In his opening statement, Isbell talked about biased data in artificial intelligence systems today, including predictive policing and biased algorithms used in predicting recidivism rates.

“It does not take much imagination to see how being from a heavily policed area raises the chances of being arrested again, being convicted again, and in aggregate leads to even more policing of the same areas, creating a feedback loop,” he said. “One can imagine similar issues with determining it for a job, or credit-worthiness, or even face recognition and automated driving.”

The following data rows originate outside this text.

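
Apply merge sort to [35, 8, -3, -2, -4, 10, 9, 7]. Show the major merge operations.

Divide and conquer:
  Merge [35] + [8] -> [8, 35]
  Merge [-3] + [-2] -> [-3, -2]
  Merge [8, 35] + [-3, -2] -> [-3, -2, 8, 35]
  Merge [-4] + [10] -> [-4, 10]
  Merge [9] + [7] -> [7, 9]
  Merge [-4, 10] + [7, 9] -> [-4, 7, 9, 10]
  Merge [-3, -2, 8, 35] + [-4, 7, 9, 10] -> [-4, -3, -2, 7, 8, 9, 10, 35]


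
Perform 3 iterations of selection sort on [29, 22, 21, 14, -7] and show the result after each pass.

Pass 1: Select minimum -7 at index 4, swap -> [-7, 22, 21, 14, 29]
Pass 2: Select minimum 14 at index 3, swap -> [-7, 14, 21, 22, 29]
Pass 3: Select minimum 21 at index 2, swap -> [-7, 14, 21, 22, 29]


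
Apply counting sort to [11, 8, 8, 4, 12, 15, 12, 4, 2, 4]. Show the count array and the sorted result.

Count array: [0, 0, 1, 0, 3, 0, 0, 0, 2, 0, 0, 1, 2, 0, 0, 1]
(count[i] = number of elements equal to i)
Cumulative count: [0, 0, 1, 1, 4, 4, 4, 4, 6, 6, 6, 7, 9, 9, 9, 10]
Sorted: [2, 4, 4, 4, 8, 8, 11, 12, 12, 15]


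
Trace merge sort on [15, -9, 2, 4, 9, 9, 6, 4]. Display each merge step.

Divide and conquer:
  Merge [15] + [-9] -> [-9, 15]
  Merge [2] + [4] -> [2, 4]
  Merge [-9, 15] + [2, 4] -> [-9, 2, 4, 15]
  Merge [9] + [9] -> [9, 9]
  Merge [6] + [4] -> [4, 6]
  Merge [9, 9] + [4, 6] -> [4, 6, 9, 9]
  Merge [-9, 2, 4, 15] + [4, 6, 9, 9] -> [-9, 2, 4, 4, 6, 9, 9, 15]


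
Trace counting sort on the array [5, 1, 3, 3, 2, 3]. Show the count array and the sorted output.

Count array: [0, 1, 1, 3, 0, 1]
(count[i] = number of elements equal to i)
Cumulative count: [0, 1, 2, 5, 5, 6]
Sorted: [1, 2, 3, 3, 3, 5]


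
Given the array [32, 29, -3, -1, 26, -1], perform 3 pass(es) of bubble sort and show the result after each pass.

After pass 1: [29, -3, -1, 26, -1, 32] (5 swaps)
After pass 2: [-3, -1, 26, -1, 29, 32] (4 swaps)
After pass 3: [-3, -1, -1, 26, 29, 32] (1 swaps)
Total swaps: 10


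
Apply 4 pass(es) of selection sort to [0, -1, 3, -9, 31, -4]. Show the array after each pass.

Pass 1: Select minimum -9 at index 3, swap -> [-9, -1, 3, 0, 31, -4]
Pass 2: Select minimum -4 at index 5, swap -> [-9, -4, 3, 0, 31, -1]
Pass 3: Select minimum -1 at index 5, swap -> [-9, -4, -1, 0, 31, 3]
Pass 4: Select minimum 0 at index 3, swap -> [-9, -4, -1, 0, 31, 3]


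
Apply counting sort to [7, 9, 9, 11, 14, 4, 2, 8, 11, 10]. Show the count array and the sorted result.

Count array: [0, 0, 1, 0, 1, 0, 0, 1, 1, 2, 1, 2, 0, 0, 1]
(count[i] = number of elements equal to i)
Cumulative count: [0, 0, 1, 1, 2, 2, 2, 3, 4, 6, 7, 9, 9, 9, 10]
Sorted: [2, 4, 7, 8, 9, 9, 10, 11, 11, 14]


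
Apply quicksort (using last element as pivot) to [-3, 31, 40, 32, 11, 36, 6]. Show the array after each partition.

Partition 1: pivot=6 at index 1 -> [-3, 6, 40, 32, 11, 36, 31]
Partition 2: pivot=31 at index 3 -> [-3, 6, 11, 31, 40, 36, 32]
Partition 3: pivot=32 at index 4 -> [-3, 6, 11, 31, 32, 36, 40]
Partition 4: pivot=40 at index 6 -> [-3, 6, 11, 31, 32, 36, 40]


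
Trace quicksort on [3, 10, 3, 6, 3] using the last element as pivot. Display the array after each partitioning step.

Partition 1: pivot=3 at index 2 -> [3, 3, 3, 6, 10]
Partition 2: pivot=3 at index 1 -> [3, 3, 3, 6, 10]
Partition 3: pivot=10 at index 4 -> [3, 3, 3, 6, 10]


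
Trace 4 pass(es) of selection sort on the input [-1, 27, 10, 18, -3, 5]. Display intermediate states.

Pass 1: Select minimum -3 at index 4, swap -> [-3, 27, 10, 18, -1, 5]
Pass 2: Select minimum -1 at index 4, swap -> [-3, -1, 10, 18, 27, 5]
Pass 3: Select minimum 5 at index 5, swap -> [-3, -1, 5, 18, 27, 10]
Pass 4: Select minimum 10 at index 5, swap -> [-3, -1, 5, 10, 27, 18]


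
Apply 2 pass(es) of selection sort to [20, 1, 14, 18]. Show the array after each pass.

Pass 1: Select minimum 1 at index 1, swap -> [1, 20, 14, 18]
Pass 2: Select minimum 14 at index 2, swap -> [1, 14, 20, 18]


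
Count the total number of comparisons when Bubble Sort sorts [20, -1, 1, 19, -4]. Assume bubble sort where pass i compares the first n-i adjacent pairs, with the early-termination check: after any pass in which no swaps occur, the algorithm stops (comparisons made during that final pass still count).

Pass 1: compare adjacent pairs (0,1)..(3,4) = 4 comparison(s), 4 swap(s) -> [-1, 1, 19, -4, 20]
Pass 2: compare adjacent pairs (0,1)..(2,3) = 3 comparison(s), 1 swap(s) -> [-1, 1, -4, 19, 20]
Pass 3: compare adjacent pairs (0,1)..(1,2) = 2 comparison(s), 1 swap(s) -> [-1, -4, 1, 19, 20]
Pass 4: compare adjacent pairs (0,1)..(0,1) = 1 comparison(s), 1 swap(s) -> [-4, -1, 1, 19, 20]
Every pass made at least one swap, so all n-1 passes run.
Total comparisons: 4 + 3 + 2 + 1 = 10


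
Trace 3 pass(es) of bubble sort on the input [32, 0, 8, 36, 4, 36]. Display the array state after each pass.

After pass 1: [0, 8, 32, 4, 36, 36] (3 swaps)
After pass 2: [0, 8, 4, 32, 36, 36] (1 swaps)
After pass 3: [0, 4, 8, 32, 36, 36] (1 swaps)
Total swaps: 5


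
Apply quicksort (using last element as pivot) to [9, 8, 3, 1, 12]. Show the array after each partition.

Partition 1: pivot=12 at index 4 -> [9, 8, 3, 1, 12]
Partition 2: pivot=1 at index 0 -> [1, 8, 3, 9, 12]
Partition 3: pivot=9 at index 3 -> [1, 8, 3, 9, 12]
Partition 4: pivot=3 at index 1 -> [1, 3, 8, 9, 12]


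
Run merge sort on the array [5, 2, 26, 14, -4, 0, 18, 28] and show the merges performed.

Divide and conquer:
  Merge [5] + [2] -> [2, 5]
  Merge [26] + [14] -> [14, 26]
  Merge [2, 5] + [14, 26] -> [2, 5, 14, 26]
  Merge [-4] + [0] -> [-4, 0]
  Merge [18] + [28] -> [18, 28]
  Merge [-4, 0] + [18, 28] -> [-4, 0, 18, 28]
  Merge [2, 5, 14, 26] + [-4, 0, 18, 28] -> [-4, 0, 2, 5, 14, 18, 26, 28]


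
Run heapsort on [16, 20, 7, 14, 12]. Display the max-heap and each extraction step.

Build heap: [20, 16, 7, 14, 12]
Extract 20: [16, 14, 7, 12, 20]
Extract 16: [14, 12, 7, 16, 20]
Extract 14: [12, 7, 14, 16, 20]
Extract 12: [7, 12, 14, 16, 20]


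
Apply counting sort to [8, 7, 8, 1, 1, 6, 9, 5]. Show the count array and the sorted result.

Count array: [0, 2, 0, 0, 0, 1, 1, 1, 2, 1]
(count[i] = number of elements equal to i)
Cumulative count: [0, 2, 2, 2, 2, 3, 4, 5, 7, 8]
Sorted: [1, 1, 5, 6, 7, 8, 8, 9]


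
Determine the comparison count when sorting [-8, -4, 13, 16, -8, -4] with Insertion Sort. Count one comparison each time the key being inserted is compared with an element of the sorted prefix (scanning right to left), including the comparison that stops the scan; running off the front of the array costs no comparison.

Insert -4: -8 <= -4 (stop) = 1 comparison(s) -> [-8, -4, 13, 16, -8, -4]
Insert 13: -4 <= 13 (stop) = 1 comparison(s) -> [-8, -4, 13, 16, -8, -4]
Insert 16: 13 <= 16 (stop) = 1 comparison(s) -> [-8, -4, 13, 16, -8, -4]
Insert -8: 16 > -8 (shift), 13 > -8 (shift), -4 > -8 (shift), -8 <= -8 (stop) = 4 comparison(s) -> [-8, -8, -4, 13, 16, -4]
Insert -4: 16 > -4 (shift), 13 > -4 (shift), -4 <= -4 (stop) = 3 comparison(s) -> [-8, -8, -4, -4, 13, 16]
Total comparisons: 1 + 1 + 1 + 4 + 3 = 10


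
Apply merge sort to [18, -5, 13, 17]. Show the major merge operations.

Divide and conquer:
  Merge [18] + [-5] -> [-5, 18]
  Merge [13] + [17] -> [13, 17]
  Merge [-5, 18] + [13, 17] -> [-5, 13, 17, 18]


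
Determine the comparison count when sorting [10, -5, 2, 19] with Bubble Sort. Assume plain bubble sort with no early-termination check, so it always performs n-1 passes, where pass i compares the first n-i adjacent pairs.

Pass 1: compare adjacent pairs (0,1)..(2,3) = 3 comparison(s), 2 swap(s) -> [-5, 2, 10, 19]
Pass 2: compare adjacent pairs (0,1)..(1,2) = 2 comparison(s), 0 swap(s) -> [-5, 2, 10, 19]
Pass 3: compare adjacent pairs (0,1)..(0,1) = 1 comparison(s), 0 swap(s) -> [-5, 2, 10, 19]
Total comparisons: 3 + 2 + 1 = 6


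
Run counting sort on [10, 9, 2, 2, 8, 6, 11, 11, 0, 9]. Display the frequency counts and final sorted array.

Count array: [1, 0, 2, 0, 0, 0, 1, 0, 1, 2, 1, 2]
(count[i] = number of elements equal to i)
Cumulative count: [1, 1, 3, 3, 3, 3, 4, 4, 5, 7, 8, 10]
Sorted: [0, 2, 2, 6, 8, 9, 9, 10, 11, 11]


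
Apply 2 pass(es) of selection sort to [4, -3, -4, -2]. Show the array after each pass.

Pass 1: Select minimum -4 at index 2, swap -> [-4, -3, 4, -2]
Pass 2: Select minimum -3 at index 1, swap -> [-4, -3, 4, -2]


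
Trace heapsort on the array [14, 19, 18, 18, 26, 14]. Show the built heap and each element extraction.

Build heap: [26, 19, 18, 18, 14, 14]
Extract 26: [19, 18, 18, 14, 14, 26]
Extract 19: [18, 14, 18, 14, 19, 26]
Extract 18: [18, 14, 14, 18, 19, 26]
Extract 18: [14, 14, 18, 18, 19, 26]
Extract 14: [14, 14, 18, 18, 19, 26]


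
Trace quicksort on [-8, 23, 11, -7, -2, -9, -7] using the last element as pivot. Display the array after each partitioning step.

Partition 1: pivot=-7 at index 3 -> [-8, -7, -9, -7, -2, 11, 23]
Partition 2: pivot=-9 at index 0 -> [-9, -7, -8, -7, -2, 11, 23]
Partition 3: pivot=-8 at index 1 -> [-9, -8, -7, -7, -2, 11, 23]
Partition 4: pivot=23 at index 6 -> [-9, -8, -7, -7, -2, 11, 23]
Partition 5: pivot=11 at index 5 -> [-9, -8, -7, -7, -2, 11, 23]


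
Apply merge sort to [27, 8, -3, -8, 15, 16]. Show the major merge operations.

Divide and conquer:
  Merge [8] + [-3] -> [-3, 8]
  Merge [27] + [-3, 8] -> [-3, 8, 27]
  Merge [15] + [16] -> [15, 16]
  Merge [-8] + [15, 16] -> [-8, 15, 16]
  Merge [-3, 8, 27] + [-8, 15, 16] -> [-8, -3, 8, 15, 16, 27]


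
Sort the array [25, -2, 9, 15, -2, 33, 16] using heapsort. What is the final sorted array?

Build heap: [33, 15, 25, -2, -2, 9, 16]
Extract 33: [25, 15, 16, -2, -2, 9, 33]
Extract 25: [16, 15, 9, -2, -2, 25, 33]
Extract 16: [15, -2, 9, -2, 16, 25, 33]
Extract 15: [9, -2, -2, 15, 16, 25, 33]
Extract 9: [-2, -2, 9, 15, 16, 25, 33]
Extract -2: [-2, -2, 9, 15, 16, 25, 33]


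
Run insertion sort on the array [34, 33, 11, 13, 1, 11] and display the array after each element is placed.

First element 34 is already 'sorted'
Insert 33: shifted 1 elements -> [33, 34, 11, 13, 1, 11]
Insert 11: shifted 2 elements -> [11, 33, 34, 13, 1, 11]
Insert 13: shifted 2 elements -> [11, 13, 33, 34, 1, 11]
Insert 1: shifted 4 elements -> [1, 11, 13, 33, 34, 11]
Insert 11: shifted 3 elements -> [1, 11, 11, 13, 33, 34]


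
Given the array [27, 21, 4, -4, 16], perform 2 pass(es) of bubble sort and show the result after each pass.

After pass 1: [21, 4, -4, 16, 27] (4 swaps)
After pass 2: [4, -4, 16, 21, 27] (3 swaps)
Total swaps: 7


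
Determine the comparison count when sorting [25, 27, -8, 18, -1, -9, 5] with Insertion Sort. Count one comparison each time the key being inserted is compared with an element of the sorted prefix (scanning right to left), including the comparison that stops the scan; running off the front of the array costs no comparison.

Insert 27: 25 <= 27 (stop) = 1 comparison(s) -> [25, 27, -8, 18, -1, -9, 5]
Insert -8: 27 > -8 (shift), 25 > -8 (shift), reached front = 2 comparison(s) -> [-8, 25, 27, 18, -1, -9, 5]
Insert 18: 27 > 18 (shift), 25 > 18 (shift), -8 <= 18 (stop) = 3 comparison(s) -> [-8, 18, 25, 27, -1, -9, 5]
Insert -1: 27 > -1 (shift), 25 > -1 (shift), 18 > -1 (shift), -8 <= -1 (stop) = 4 comparison(s) -> [-8, -1, 18, 25, 27, -9, 5]
Insert -9: 27 > -9 (shift), 25 > -9 (shift), 18 > -9 (shift), -1 > -9 (shift), -8 > -9 (shift), reached front = 5 comparison(s) -> [-9, -8, -1, 18, 25, 27, 5]
Insert 5: 27 > 5 (shift), 25 > 5 (shift), 18 > 5 (shift), -1 <= 5 (stop) = 4 comparison(s) -> [-9, -8, -1, 5, 18, 25, 27]
Total comparisons: 1 + 2 + 3 + 4 + 5 + 4 = 19


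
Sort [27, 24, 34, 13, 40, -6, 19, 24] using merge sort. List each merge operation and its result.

Divide and conquer:
  Merge [27] + [24] -> [24, 27]
  Merge [34] + [13] -> [13, 34]
  Merge [24, 27] + [13, 34] -> [13, 24, 27, 34]
  Merge [40] + [-6] -> [-6, 40]
  Merge [19] + [24] -> [19, 24]
  Merge [-6, 40] + [19, 24] -> [-6, 19, 24, 40]
  Merge [13, 24, 27, 34] + [-6, 19, 24, 40] -> [-6, 13, 19, 24, 24, 27, 34, 40]


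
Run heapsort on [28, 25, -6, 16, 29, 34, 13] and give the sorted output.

Build heap: [34, 29, 28, 16, 25, -6, 13]
Extract 34: [29, 25, 28, 16, 13, -6, 34]
Extract 29: [28, 25, -6, 16, 13, 29, 34]
Extract 28: [25, 16, -6, 13, 28, 29, 34]
Extract 25: [16, 13, -6, 25, 28, 29, 34]
Extract 16: [13, -6, 16, 25, 28, 29, 34]
Extract 13: [-6, 13, 16, 25, 28, 29, 34]


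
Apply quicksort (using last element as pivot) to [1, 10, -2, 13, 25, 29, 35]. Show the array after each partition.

Partition 1: pivot=35 at index 6 -> [1, 10, -2, 13, 25, 29, 35]
Partition 2: pivot=29 at index 5 -> [1, 10, -2, 13, 25, 29, 35]
Partition 3: pivot=25 at index 4 -> [1, 10, -2, 13, 25, 29, 35]
Partition 4: pivot=13 at index 3 -> [1, 10, -2, 13, 25, 29, 35]
Partition 5: pivot=-2 at index 0 -> [-2, 10, 1, 13, 25, 29, 35]
Partition 6: pivot=1 at index 1 -> [-2, 1, 10, 13, 25, 29, 35]


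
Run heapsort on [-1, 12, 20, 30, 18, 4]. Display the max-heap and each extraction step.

Build heap: [30, 18, 20, 12, -1, 4]
Extract 30: [20, 18, 4, 12, -1, 30]
Extract 20: [18, 12, 4, -1, 20, 30]
Extract 18: [12, -1, 4, 18, 20, 30]
Extract 12: [4, -1, 12, 18, 20, 30]
Extract 4: [-1, 4, 12, 18, 20, 30]


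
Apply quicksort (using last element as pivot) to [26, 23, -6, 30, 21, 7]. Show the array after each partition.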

Later in the hearing, Congressman Will Hurd asked what kind of funding would be needed for basic research, specifically mentioning funding for studying AI bias.

“Do we need basic research into bias, do we need basic research into some aspect of neural networks? What kind of research should we be funding to raise our game?” Hurd said.

Ian Buck, who runs Nvidia’s datacenter business, said that bias research is only getting more important.

“Certainly as data science becomes more important, understanding the root cause of bias and how its gets introduced and understood is a very important basic research understanding. A lot of this work has been done, it can be dusted off and continued,” Buck said.